The most well known task in this arena is the mapping of the human genome – or as Chris Hogue, CIO of MDS Proteomics Inc. in Toronto, likes to call it – the master parts list. Supercomputers are needed to sift through gigantic databases in order to help create the map. Scientists are about 90 to 95 per cent done and should have the complete parts list in a few years. This will essentially act as a starting point for the study of human proteins. These building blocks of life offer a far more complex challenge.
Proteins start as strings of amino acids and quickly fold into three dimensional shapes; their functions are a result of their forms. They can become enzymes to help digest food or hormones to dictate body functions. Understanding how they fold is important to understanding how defects can occur and eventually lead to diseases such as Alzheimer’s, cystic fibrosis and even cancer.
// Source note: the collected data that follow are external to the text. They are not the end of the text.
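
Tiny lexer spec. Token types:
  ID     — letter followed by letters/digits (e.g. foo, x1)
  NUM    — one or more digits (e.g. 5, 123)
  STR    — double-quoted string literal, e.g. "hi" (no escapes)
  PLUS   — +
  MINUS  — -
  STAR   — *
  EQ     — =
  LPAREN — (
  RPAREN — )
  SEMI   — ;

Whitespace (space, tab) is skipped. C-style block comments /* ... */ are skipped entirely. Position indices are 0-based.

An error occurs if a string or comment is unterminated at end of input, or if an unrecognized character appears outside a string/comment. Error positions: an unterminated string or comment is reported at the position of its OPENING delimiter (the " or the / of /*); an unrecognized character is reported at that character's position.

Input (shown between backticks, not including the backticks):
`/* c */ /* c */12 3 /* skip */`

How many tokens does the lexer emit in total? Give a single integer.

pos=0: enter COMMENT mode (saw '/*')
exit COMMENT mode (now at pos=7)
pos=8: enter COMMENT mode (saw '/*')
exit COMMENT mode (now at pos=15)
pos=15: emit NUM '12' (now at pos=17)
pos=18: emit NUM '3' (now at pos=19)
pos=20: enter COMMENT mode (saw '/*')
exit COMMENT mode (now at pos=30)
DONE. 2 tokens: [NUM, NUM]

Answer: 2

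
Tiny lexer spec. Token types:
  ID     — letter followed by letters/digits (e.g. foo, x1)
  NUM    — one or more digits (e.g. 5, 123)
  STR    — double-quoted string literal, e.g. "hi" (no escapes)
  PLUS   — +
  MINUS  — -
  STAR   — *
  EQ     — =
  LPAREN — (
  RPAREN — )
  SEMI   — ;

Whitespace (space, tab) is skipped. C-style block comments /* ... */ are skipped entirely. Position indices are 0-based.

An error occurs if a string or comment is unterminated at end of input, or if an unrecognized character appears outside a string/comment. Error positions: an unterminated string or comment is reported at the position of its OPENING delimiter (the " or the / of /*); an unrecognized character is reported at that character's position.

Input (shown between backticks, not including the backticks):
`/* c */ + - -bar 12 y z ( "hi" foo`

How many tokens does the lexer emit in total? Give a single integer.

Answer: 10

Derivation:
pos=0: enter COMMENT mode (saw '/*')
exit COMMENT mode (now at pos=7)
pos=8: emit PLUS '+'
pos=10: emit MINUS '-'
pos=12: emit MINUS '-'
pos=13: emit ID 'bar' (now at pos=16)
pos=17: emit NUM '12' (now at pos=19)
pos=20: emit ID 'y' (now at pos=21)
pos=22: emit ID 'z' (now at pos=23)
pos=24: emit LPAREN '('
pos=26: enter STRING mode
pos=26: emit STR "hi" (now at pos=30)
pos=31: emit ID 'foo' (now at pos=34)
DONE. 10 tokens: [PLUS, MINUS, MINUS, ID, NUM, ID, ID, LPAREN, STR, ID]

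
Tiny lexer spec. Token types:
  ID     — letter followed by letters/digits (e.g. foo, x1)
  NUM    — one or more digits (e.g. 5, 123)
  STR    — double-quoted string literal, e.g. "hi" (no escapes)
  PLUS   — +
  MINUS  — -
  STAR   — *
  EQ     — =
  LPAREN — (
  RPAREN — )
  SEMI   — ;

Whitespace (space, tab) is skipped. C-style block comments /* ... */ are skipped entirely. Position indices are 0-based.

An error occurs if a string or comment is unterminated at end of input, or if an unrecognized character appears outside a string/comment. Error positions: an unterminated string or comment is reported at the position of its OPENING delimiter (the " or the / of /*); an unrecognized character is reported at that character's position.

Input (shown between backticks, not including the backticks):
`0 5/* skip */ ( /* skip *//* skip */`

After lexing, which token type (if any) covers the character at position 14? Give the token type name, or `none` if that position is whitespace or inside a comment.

Answer: LPAREN

Derivation:
pos=0: emit NUM '0' (now at pos=1)
pos=2: emit NUM '5' (now at pos=3)
pos=3: enter COMMENT mode (saw '/*')
exit COMMENT mode (now at pos=13)
pos=14: emit LPAREN '('
pos=16: enter COMMENT mode (saw '/*')
exit COMMENT mode (now at pos=26)
pos=26: enter COMMENT mode (saw '/*')
exit COMMENT mode (now at pos=36)
DONE. 3 tokens: [NUM, NUM, LPAREN]
Position 14: char is '(' -> LPAREN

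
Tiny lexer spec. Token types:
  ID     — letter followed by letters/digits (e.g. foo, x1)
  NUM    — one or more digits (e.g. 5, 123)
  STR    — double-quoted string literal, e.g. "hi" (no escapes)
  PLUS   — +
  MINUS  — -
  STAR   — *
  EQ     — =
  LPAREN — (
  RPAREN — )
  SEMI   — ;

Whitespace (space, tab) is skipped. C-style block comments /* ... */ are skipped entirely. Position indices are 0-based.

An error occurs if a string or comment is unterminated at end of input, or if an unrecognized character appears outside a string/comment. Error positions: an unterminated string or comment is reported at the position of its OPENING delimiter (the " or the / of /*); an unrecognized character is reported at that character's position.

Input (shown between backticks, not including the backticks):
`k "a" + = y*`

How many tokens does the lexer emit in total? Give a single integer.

Answer: 6

Derivation:
pos=0: emit ID 'k' (now at pos=1)
pos=2: enter STRING mode
pos=2: emit STR "a" (now at pos=5)
pos=6: emit PLUS '+'
pos=8: emit EQ '='
pos=10: emit ID 'y' (now at pos=11)
pos=11: emit STAR '*'
DONE. 6 tokens: [ID, STR, PLUS, EQ, ID, STAR]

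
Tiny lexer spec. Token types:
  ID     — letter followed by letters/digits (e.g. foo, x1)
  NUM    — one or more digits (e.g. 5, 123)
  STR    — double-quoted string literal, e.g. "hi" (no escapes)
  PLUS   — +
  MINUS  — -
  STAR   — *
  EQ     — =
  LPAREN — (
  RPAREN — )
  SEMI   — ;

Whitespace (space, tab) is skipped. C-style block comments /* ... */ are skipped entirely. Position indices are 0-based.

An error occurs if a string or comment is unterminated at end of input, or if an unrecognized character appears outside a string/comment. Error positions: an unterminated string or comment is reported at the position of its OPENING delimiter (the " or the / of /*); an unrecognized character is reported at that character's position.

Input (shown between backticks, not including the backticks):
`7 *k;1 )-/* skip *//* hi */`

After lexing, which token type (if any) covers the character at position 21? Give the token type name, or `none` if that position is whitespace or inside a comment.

pos=0: emit NUM '7' (now at pos=1)
pos=2: emit STAR '*'
pos=3: emit ID 'k' (now at pos=4)
pos=4: emit SEMI ';'
pos=5: emit NUM '1' (now at pos=6)
pos=7: emit RPAREN ')'
pos=8: emit MINUS '-'
pos=9: enter COMMENT mode (saw '/*')
exit COMMENT mode (now at pos=19)
pos=19: enter COMMENT mode (saw '/*')
exit COMMENT mode (now at pos=27)
DONE. 7 tokens: [NUM, STAR, ID, SEMI, NUM, RPAREN, MINUS]
Position 21: char is ' ' -> none

Answer: none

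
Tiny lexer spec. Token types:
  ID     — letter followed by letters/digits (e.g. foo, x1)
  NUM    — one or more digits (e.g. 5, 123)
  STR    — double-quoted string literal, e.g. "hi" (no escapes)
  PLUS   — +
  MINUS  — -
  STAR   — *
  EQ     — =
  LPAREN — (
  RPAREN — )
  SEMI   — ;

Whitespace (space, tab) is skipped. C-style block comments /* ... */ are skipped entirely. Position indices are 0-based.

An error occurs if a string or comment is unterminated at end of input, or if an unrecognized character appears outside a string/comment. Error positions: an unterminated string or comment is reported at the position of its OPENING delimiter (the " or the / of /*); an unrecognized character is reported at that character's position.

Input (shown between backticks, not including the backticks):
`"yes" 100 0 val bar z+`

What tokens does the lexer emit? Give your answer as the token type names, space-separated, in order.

pos=0: enter STRING mode
pos=0: emit STR "yes" (now at pos=5)
pos=6: emit NUM '100' (now at pos=9)
pos=10: emit NUM '0' (now at pos=11)
pos=12: emit ID 'val' (now at pos=15)
pos=16: emit ID 'bar' (now at pos=19)
pos=20: emit ID 'z' (now at pos=21)
pos=21: emit PLUS '+'
DONE. 7 tokens: [STR, NUM, NUM, ID, ID, ID, PLUS]

Answer: STR NUM NUM ID ID ID PLUS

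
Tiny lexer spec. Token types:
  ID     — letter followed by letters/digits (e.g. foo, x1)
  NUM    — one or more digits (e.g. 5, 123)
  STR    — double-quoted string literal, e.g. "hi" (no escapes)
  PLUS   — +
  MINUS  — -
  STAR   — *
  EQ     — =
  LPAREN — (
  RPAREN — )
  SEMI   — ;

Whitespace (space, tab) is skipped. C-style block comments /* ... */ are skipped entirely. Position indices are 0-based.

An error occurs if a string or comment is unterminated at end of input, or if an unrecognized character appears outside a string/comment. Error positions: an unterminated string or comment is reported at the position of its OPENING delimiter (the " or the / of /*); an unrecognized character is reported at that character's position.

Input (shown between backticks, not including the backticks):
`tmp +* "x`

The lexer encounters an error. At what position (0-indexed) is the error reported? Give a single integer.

pos=0: emit ID 'tmp' (now at pos=3)
pos=4: emit PLUS '+'
pos=5: emit STAR '*'
pos=7: enter STRING mode
pos=7: ERROR — unterminated string

Answer: 7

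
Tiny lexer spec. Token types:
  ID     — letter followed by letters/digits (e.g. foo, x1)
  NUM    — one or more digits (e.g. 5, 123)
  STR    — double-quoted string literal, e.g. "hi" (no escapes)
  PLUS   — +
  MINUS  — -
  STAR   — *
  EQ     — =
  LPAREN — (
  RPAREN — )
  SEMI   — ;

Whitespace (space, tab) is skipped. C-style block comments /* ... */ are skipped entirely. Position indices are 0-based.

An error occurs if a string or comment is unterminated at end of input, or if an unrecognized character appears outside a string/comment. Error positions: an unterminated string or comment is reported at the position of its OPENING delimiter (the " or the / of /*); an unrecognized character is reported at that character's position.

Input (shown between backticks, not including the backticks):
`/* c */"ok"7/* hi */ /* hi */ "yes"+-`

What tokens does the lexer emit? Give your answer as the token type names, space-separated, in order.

Answer: STR NUM STR PLUS MINUS

Derivation:
pos=0: enter COMMENT mode (saw '/*')
exit COMMENT mode (now at pos=7)
pos=7: enter STRING mode
pos=7: emit STR "ok" (now at pos=11)
pos=11: emit NUM '7' (now at pos=12)
pos=12: enter COMMENT mode (saw '/*')
exit COMMENT mode (now at pos=20)
pos=21: enter COMMENT mode (saw '/*')
exit COMMENT mode (now at pos=29)
pos=30: enter STRING mode
pos=30: emit STR "yes" (now at pos=35)
pos=35: emit PLUS '+'
pos=36: emit MINUS '-'
DONE. 5 tokens: [STR, NUM, STR, PLUS, MINUS]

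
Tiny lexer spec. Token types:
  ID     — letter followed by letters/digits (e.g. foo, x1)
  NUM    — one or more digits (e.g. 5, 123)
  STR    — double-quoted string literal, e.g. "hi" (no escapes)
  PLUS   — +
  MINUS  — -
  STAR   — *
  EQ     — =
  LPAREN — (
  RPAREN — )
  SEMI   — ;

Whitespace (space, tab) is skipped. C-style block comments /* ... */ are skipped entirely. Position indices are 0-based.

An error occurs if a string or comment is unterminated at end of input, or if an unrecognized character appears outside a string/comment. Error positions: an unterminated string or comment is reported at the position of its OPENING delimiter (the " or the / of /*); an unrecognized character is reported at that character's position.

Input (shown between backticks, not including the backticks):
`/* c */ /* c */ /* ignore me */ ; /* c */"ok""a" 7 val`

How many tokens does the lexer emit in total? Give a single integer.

Answer: 5

Derivation:
pos=0: enter COMMENT mode (saw '/*')
exit COMMENT mode (now at pos=7)
pos=8: enter COMMENT mode (saw '/*')
exit COMMENT mode (now at pos=15)
pos=16: enter COMMENT mode (saw '/*')
exit COMMENT mode (now at pos=31)
pos=32: emit SEMI ';'
pos=34: enter COMMENT mode (saw '/*')
exit COMMENT mode (now at pos=41)
pos=41: enter STRING mode
pos=41: emit STR "ok" (now at pos=45)
pos=45: enter STRING mode
pos=45: emit STR "a" (now at pos=48)
pos=49: emit NUM '7' (now at pos=50)
pos=51: emit ID 'val' (now at pos=54)
DONE. 5 tokens: [SEMI, STR, STR, NUM, ID]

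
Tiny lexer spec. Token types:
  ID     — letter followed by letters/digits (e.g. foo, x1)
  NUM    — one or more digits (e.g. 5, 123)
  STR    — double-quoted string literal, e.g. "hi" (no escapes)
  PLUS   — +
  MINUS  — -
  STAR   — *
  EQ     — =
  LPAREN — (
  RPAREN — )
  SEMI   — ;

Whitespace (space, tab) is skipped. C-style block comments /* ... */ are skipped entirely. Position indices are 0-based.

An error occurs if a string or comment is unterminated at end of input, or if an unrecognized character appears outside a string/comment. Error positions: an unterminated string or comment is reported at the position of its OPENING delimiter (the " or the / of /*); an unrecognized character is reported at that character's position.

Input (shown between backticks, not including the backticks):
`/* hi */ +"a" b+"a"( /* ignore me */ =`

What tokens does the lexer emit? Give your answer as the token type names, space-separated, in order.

pos=0: enter COMMENT mode (saw '/*')
exit COMMENT mode (now at pos=8)
pos=9: emit PLUS '+'
pos=10: enter STRING mode
pos=10: emit STR "a" (now at pos=13)
pos=14: emit ID 'b' (now at pos=15)
pos=15: emit PLUS '+'
pos=16: enter STRING mode
pos=16: emit STR "a" (now at pos=19)
pos=19: emit LPAREN '('
pos=21: enter COMMENT mode (saw '/*')
exit COMMENT mode (now at pos=36)
pos=37: emit EQ '='
DONE. 7 tokens: [PLUS, STR, ID, PLUS, STR, LPAREN, EQ]

Answer: PLUS STR ID PLUS STR LPAREN EQ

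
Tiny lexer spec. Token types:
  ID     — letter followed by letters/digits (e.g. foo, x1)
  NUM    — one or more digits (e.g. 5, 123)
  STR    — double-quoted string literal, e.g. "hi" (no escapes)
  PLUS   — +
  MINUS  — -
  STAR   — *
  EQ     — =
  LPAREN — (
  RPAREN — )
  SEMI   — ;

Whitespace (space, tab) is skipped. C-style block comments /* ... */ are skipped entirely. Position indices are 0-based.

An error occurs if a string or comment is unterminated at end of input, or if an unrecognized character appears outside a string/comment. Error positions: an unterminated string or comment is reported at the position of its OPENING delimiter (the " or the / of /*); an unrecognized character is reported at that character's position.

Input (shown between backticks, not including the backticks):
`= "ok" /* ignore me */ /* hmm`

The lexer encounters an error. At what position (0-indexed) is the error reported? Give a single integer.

Answer: 23

Derivation:
pos=0: emit EQ '='
pos=2: enter STRING mode
pos=2: emit STR "ok" (now at pos=6)
pos=7: enter COMMENT mode (saw '/*')
exit COMMENT mode (now at pos=22)
pos=23: enter COMMENT mode (saw '/*')
pos=23: ERROR — unterminated comment (reached EOF)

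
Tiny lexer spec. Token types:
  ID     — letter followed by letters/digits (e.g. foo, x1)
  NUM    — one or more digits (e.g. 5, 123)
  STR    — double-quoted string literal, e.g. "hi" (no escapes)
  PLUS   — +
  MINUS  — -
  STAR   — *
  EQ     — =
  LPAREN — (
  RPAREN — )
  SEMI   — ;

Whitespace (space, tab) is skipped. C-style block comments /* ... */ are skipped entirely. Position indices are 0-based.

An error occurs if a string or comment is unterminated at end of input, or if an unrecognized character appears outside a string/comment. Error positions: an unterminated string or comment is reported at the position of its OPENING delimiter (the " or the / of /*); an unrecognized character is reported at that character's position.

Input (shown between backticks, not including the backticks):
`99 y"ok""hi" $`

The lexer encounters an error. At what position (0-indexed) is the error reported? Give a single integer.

Answer: 13

Derivation:
pos=0: emit NUM '99' (now at pos=2)
pos=3: emit ID 'y' (now at pos=4)
pos=4: enter STRING mode
pos=4: emit STR "ok" (now at pos=8)
pos=8: enter STRING mode
pos=8: emit STR "hi" (now at pos=12)
pos=13: ERROR — unrecognized char '$'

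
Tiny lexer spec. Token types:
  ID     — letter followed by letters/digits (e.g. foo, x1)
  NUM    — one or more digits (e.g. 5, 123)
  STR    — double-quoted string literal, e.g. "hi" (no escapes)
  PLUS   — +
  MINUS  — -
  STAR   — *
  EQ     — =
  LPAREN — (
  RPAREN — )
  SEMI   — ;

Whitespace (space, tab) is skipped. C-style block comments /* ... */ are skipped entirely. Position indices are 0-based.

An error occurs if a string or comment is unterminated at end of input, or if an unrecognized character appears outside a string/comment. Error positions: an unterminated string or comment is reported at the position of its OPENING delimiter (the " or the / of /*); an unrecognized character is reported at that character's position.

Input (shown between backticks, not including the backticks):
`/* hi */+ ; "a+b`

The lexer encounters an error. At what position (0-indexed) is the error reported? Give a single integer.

Answer: 12

Derivation:
pos=0: enter COMMENT mode (saw '/*')
exit COMMENT mode (now at pos=8)
pos=8: emit PLUS '+'
pos=10: emit SEMI ';'
pos=12: enter STRING mode
pos=12: ERROR — unterminated string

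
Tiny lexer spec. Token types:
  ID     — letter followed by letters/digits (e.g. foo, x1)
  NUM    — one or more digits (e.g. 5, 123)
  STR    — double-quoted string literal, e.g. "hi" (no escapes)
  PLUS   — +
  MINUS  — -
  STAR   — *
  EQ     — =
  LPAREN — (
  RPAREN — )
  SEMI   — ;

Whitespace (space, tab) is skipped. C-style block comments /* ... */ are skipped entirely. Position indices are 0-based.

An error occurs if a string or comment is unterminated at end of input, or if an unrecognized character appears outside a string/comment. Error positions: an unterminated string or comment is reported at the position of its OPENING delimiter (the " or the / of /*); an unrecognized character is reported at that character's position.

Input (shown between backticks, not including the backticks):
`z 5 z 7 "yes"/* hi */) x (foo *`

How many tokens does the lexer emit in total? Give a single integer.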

“There are an awful lot of factors that go into determining how a protein folds, it is not just the sequence of the protein, it is also the physical conditions, the pH and the ion concentration,” said Christopher Porter director of operations for the genome database at the Ontario Centre for Genomic Computing, in Toronto. “It is very complex.”
One protein can fold trillions and trillions of different ways. To figure out how a protein potentially folds without supercomputers would be fruitless.
“Once you know the three dimensional structure of a protein, you can then use information about that fold to figure out what it does and how you might intercept it or stop it from doing something it is not supposed to be doing,” Hogue said.
Drugs could be created which address specific protein abnormalities. One such drug, Gleevec, was designed as a specific inhibitor of a type of protein involved in leukaemia.
“That drug was precisely designed with the help of computers…to stop that one protein kinase,” Hogue explained.
This is just the beginning.
“The Holy Grail is a comprehensive understanding of all of the proteins active in tissue, where they are located in the cell and their function,” said Paul Kearney, director of bioinformatics at Caprion Pharmaceuticals Inc. in Montreal.
“To have a model of how a cell works and to be able to probe it electronically…would just be incredible, although I think that is still a long way off,” Porter added.
There is a certain undeniable irony and joy in humans creating machines designed to help us overcome some of the inherent frailties of our own physiology.